By Trevor Owens
Senior Program Officer, IMLS Office of Library Services

IMLS recently announced 41 awards made through the National Leadership Grants for Libraries program (NLG), the Laura Bush 21st Century Librarian program (LB21), and Sparks! Ignition Grants for Libraries program (Sparks). Among these awards, we are pleased to support several projects focused on piloting, planning, and scaling up approaches to distributed digital services for libraries and archives. The three projects described below represent more than $1.3 million of IMLS funds invested in this area. Click the log number for each grant to access more information, including selected documents from each grant proposal.

A core concept of the National Digital Platform for Libraries and Museums is that shared digital services and tools can enable libraries and archives across the country to better leverage their resources and meet the needs of their users. Three of the recently announced National Leadership Grants for Libraries projects exemplify how these connective efforts are making an impact.

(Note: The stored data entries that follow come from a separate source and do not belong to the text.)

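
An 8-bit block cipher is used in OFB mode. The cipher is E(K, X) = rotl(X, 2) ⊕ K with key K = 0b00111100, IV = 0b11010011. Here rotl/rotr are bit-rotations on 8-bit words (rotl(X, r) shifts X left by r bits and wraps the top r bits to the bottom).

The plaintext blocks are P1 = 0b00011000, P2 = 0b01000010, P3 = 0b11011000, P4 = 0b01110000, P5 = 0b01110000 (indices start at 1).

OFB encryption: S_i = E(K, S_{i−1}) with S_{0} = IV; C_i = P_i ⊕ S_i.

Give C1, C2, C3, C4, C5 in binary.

C1 = 0b01101011, C2 = 0b10110011, C3 = 0b00100011, C4 = 0b10100011, C5 = 0b00000011

C1: S = E(K, 0b11010011) = 0b01110011; 0b00011000 ⊕ 0b01110011 = 0b01101011.
C2: S = E(K, 0b01110011) = 0b11110001; 0b01000010 ⊕ 0b11110001 = 0b10110011.
C3: S = E(K, 0b11110001) = 0b11111011; 0b11011000 ⊕ 0b11111011 = 0b00100011.
C4: S = E(K, 0b11111011) = 0b11010011; 0b01110000 ⊕ 0b11010011 = 0b10100011.
C5: S = E(K, 0b11010011) = 0b01110011; 0b01110000 ⊕ 0b01110011 = 0b00000011.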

Engaging Communities through Crowdsourcing

The potential for crowdsourcing to serve as a means for engaging communities came through as a major theme in last year’s National Digital Platform convening report. The Crowd Consortium project (funded jointly by IMLS and NEH) has also helped to coalesce a community of research and practice in these areas. Last year, WGBH (Boston’s local NPR station) received a major grant to explore methods for combining crowdsourcing and computational methods for working with A/V collections (LG-71-15-0208-15), and we previously supported the exploration of approaches and techniques for crowdsourcing by the Missouri Botanical Garden and other Biodiversity Heritage Library partners (LG-05-13-0352-13).

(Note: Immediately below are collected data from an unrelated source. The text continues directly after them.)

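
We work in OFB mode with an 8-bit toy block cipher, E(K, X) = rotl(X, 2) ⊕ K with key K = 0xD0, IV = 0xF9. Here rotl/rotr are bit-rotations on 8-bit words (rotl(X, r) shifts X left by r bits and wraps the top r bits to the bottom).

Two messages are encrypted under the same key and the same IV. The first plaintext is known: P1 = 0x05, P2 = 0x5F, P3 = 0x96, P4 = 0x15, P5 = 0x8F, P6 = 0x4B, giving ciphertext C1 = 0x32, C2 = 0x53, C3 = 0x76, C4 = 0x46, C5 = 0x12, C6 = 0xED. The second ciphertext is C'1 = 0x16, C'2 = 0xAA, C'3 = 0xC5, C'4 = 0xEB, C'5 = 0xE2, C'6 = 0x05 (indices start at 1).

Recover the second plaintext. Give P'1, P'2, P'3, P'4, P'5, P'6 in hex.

P'1 = 0x21, P'2 = 0xA6, P'3 = 0x25, P'4 = 0xB8, P'5 = 0x7F, P'6 = 0xA3

In OFB with a reused IV, both messages share the same keystream S_i, so C_i ⊕ C'_i = P_i ⊕ P'_i and thus P'_i = P_i ⊕ C_i ⊕ C'_i.
P'1: 0x05 ⊕ 0x32 ⊕ 0x16 = 0x21.
P'2: 0x5F ⊕ 0x53 ⊕ 0xAA = 0xA6.
P'3: 0x96 ⊕ 0x76 ⊕ 0xC5 = 0x25.
P'4: 0x15 ⊕ 0x46 ⊕ 0xEB = 0xB8.
P'5: 0x8F ⊕ 0x12 ⊕ 0xE2 = 0x7F.
P'6: 0x4B ⊕ 0xED ⊕ 0x05 = 0xA3.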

Building on this body of work and knowledge, IMLS has made its largest investment to date in bringing crowdsourcing work and practice to scale through an applied research project to enhance a major crowdsourcing platform. Through “Transforming Libraries and Archives through Crowdsourcing” (LG-71-16-0028-16), which received a $1,214,780 NLG research grant, a team led by Adler Planetarium will greatly expand the capacity for libraries and archives across the country to use crowdsourcing techniques to engage with audiences and improve access to digital collections. The team will develop, host, and run four custom Zooniverse Projects for libraries and archives. These crowdsourcing projects will explore improvements to full text and audio transcription, image annotation crowdsourcing tools, and research differences between transcribing in isolation versus transcribing with knowledge of others’ work. Results from these projects will be directly incorporated into the Zooniverse Project Builder, a free tool available to libraries and archives around the world to launch and run crowdsourcing projects.

Zooniverse Project Logo

Enabling Collaborative Collection Development for Web Archiving

A $244,894 NLG project grant awarded to the California Digital Library (LG-70-16-0093-16) will support the development of Cobweb, an open source platform for collaborative collection development. Cobweb will help facilitate the creation of more comprehensive web archives by coordinating the activities of the web archiving community. This project will benefit libraries and archives already engaged in web archiving activities as well as those who have not yet started, and will help institutions make better-informed decisions regarding the allocation of limited resources.

Distributed Preservation and Descriptive Metadata Approaches for Repositories

Two other recently announced projects illustrate how distributed approaches to tools and services are being advanced for both preservation and descriptive metadata. Both of these projects build on considerable previous IMLS investments in the open source Hydra platform (LG-70-15-0006-15, LG-70-16-0076-16).

Through “Beyond the Repository: Integrating Local Preservation Systems with National Distribution Services” (LG-72-16-0135-16), which received a $49,114 NLG planning grant, Northwestern University Libraries and the University of California San Diego Library will investigate the integration of local services with distributed preservation networks such as the Digital Preservation Network (DPN), Chronopolis, and the Academic Preservation Trust (APTrust).

Through “Local Caching for External Linked Data Authorities in Hydra” (SP-02-16-0014-16), which received a $23,513 Sparks grant, the Chemical Heritage Foundation will develop additional linked data functionalities for the widely-used Hydra repository platform, lowering barriers to linked data implementation. This will enable catalogers to see linked data vocabulary terms using an autocomplete function within the Creator field of Hydra’s metadata template, reducing the time and expertise required for institutions to implement linked data functionality.

Together these three projects illustrate exciting further developments for distributed tools and services as part of the National Digital Platform for libraries, archives and museums.